Branch of mathematics originally concerned with the study of metric relations between points, lines, curves, surfaces, and volumes of three-dimensional space and mainly with the measurements of geometric figures.

More recently, the focus in geometry has been on geometric space figures and on their properties that remain invariant under certain transformations.

### Subdivisions

**Analytic geometry**is a branch of geometry that originated in René Descartes and Pierre de Fermat’s works, in which figures are represented in \(\mathbb{R}^{2}\) or \(\mathbb{R}^{3}\), that is, in a space with a two-dimensional or three-dimensional Cartesian coordinate system.

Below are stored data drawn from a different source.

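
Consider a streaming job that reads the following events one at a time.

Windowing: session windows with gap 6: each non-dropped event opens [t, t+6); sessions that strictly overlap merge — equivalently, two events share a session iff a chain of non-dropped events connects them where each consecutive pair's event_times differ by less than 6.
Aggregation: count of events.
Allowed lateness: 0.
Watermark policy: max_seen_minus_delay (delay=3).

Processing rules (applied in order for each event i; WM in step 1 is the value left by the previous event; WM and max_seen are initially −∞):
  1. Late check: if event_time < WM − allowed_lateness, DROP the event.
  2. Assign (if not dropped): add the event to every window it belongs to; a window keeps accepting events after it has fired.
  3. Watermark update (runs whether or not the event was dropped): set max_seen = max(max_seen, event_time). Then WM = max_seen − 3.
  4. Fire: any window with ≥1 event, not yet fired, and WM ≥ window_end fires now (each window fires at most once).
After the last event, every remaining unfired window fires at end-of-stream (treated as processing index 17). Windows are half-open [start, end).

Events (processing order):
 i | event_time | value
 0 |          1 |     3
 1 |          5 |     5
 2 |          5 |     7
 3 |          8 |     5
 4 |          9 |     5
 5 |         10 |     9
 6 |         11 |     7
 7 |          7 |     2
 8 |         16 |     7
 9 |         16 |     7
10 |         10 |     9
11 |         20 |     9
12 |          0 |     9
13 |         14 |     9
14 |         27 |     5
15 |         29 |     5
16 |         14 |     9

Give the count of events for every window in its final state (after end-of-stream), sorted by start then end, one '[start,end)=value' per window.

[1,26)=10 [27,35)=2

i=0 t=1 v=3: → [1,7); WM=-2
i=1 t=5 v=5: → [1,11); WM=2
i=2 t=5 v=7: → [1,11); WM=2
i=3 t=8 v=5: → [1,14); WM=5
i=4 t=9 v=5: → [1,15); WM=6
i=5 t=10 v=9: → [1,16); WM=7
i=6 t=11 v=7: → [1,17); WM=8
i=7 t=7 v=2: DROP (t<8-0); WM=8
i=8 t=16 v=7: → [1,22); WM=13
i=9 t=16 v=7: → [1,22); WM=13
i=10 t=10 v=9: DROP (t<13-0); WM=13
i=11 t=20 v=9: → [1,26); WM=17
i=12 t=0 v=9: DROP (t<17-0); WM=17
i=13 t=14 v=9: DROP (t<17-0); WM=17
i=14 t=27 v=5: → [27,33); WM=24
i=15 t=29 v=5: → [27,35); WM=26
i=16 t=14 v=9: DROP (t<26-0); WM=26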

Therefore, in analytic geometry, geometry problems are solved using algebraic calculation tools.**Solid geometry**is the branch of geometry concerned with the relative positions of plane figures and three-dimensional figures.**Descriptive geometry**is the branch of geometry concerned with the orthogonal projections of space figures onto two perpendicular planes.**Plane geometry**is the branch of geometry concerned with figures constructed on a same plane. The frame of reference for plane geometry is the geometric plane.**Projective geometry**is the branch of geometry concerned with the intuitive concepts of perspective and horizon. It deals with the properties of figures that are invariant under central projections with one, two or three vanishing points.

### Etymological note

The term “geometry” is derived from the Greek γεωμέτρης (geōmétrēs), meaning “geometer” or “land-surveyor,” and from γῆ (gê), meaning “earth” and μέτρον (metron) meaning “measurement.” Therefore, it is “the science of measuring land.”